# Sony Vaio Temperature Check...



## bajaj151 (Sep 8, 2011)

Laptop: Sony Vaio VPCEB14EN
Purchase Month: August 2010
Use: Internet + Music + Movies....*NO GAMING*
Warranty: Expired


Idle temperature :  55-60 degree (using CoreTemp 64)




*Query*: Why may be the reason of high temperature ?


----------



## thetechfreak (Sep 8, 2011)

Well, this seems not very high.Quite Normal. Laptop components are meant to handle even 80c or above.
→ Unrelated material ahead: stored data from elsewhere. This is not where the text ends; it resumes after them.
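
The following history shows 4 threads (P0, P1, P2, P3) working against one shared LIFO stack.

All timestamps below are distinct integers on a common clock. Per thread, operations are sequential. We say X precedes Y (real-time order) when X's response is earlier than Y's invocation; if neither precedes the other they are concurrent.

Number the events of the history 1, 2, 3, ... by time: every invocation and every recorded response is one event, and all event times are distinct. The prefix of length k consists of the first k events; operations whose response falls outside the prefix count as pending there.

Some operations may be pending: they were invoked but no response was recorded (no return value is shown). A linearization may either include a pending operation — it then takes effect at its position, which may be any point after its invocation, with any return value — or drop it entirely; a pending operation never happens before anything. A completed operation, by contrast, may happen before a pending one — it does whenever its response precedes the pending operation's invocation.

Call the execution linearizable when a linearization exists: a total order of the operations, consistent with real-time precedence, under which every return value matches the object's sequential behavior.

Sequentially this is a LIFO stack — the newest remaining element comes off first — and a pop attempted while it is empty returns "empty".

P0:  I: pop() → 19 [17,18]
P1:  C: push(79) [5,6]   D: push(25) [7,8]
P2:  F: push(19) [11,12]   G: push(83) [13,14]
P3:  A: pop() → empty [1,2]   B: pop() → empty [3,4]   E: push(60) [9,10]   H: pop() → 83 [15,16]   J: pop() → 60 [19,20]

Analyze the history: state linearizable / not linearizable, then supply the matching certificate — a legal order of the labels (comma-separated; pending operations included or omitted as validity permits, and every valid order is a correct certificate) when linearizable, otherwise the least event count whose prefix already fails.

linearizable — witness: A, B, C, D, E, F, G, H, I, J

after step 1 (A pop() → empty): stack <>
after step 2 (B pop() → empty): stack <>
after step 3 (C push(79)): stack <79>
after step 4 (D push(25)): stack <79,25>
after step 5 (E push(60)): stack <79,25,60>
after step 6 (F push(19)): stack <79,25,60,19>
after step 7 (G push(83)): stack <79,25,60,19,83>
after step 8 (H pop() → 83): stack <79,25,60,19>
after step 9 (I pop() → 19): stack <79,25,60>
after step 10 (J pop() → 60): stack <79,25>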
After how much time of use is this Temp?


----------



## asingh (Sep 8, 2011)

Those are fine.


----------



## bajaj151 (Sep 8, 2011)

thetechfreak said:


> Well, this seems not very high.Quite Normal. Laptop components are meant to handle even 80c or above.
> 
> After how much time of use is this Temp?



30-40min...


----------



## d6bmg (Sep 9, 2011)

May be its due to accumulation of dust in cooling fan of laptop or problem with cooling compound.


----------



## prudhivisekhar (Sep 12, 2011)

go to service centre and get the heat-sink and the cooling fan of your laptop cleaned.


----------



## thetechfreak (Sep 13, 2011)

prudhivisekhar said:


> go to service centre and get the heat-sink and the cooling fan of your laptop cleaned.





d6bmg said:


> May be its due to accumulation of dust in cooling fan of laptop or problem with cooling compound.



No. 55-60 ARE *PERFECTLY SAFE AND NORMAL* in laptops.
Laptops dont have ample space. They have compact space and limited cooling options.

Laptop components are able to withstand 100c even. So if you cross 80c in 30-40 mins in normal usage, it would be matter of concern.

55-60 is normal even in desktops.


----------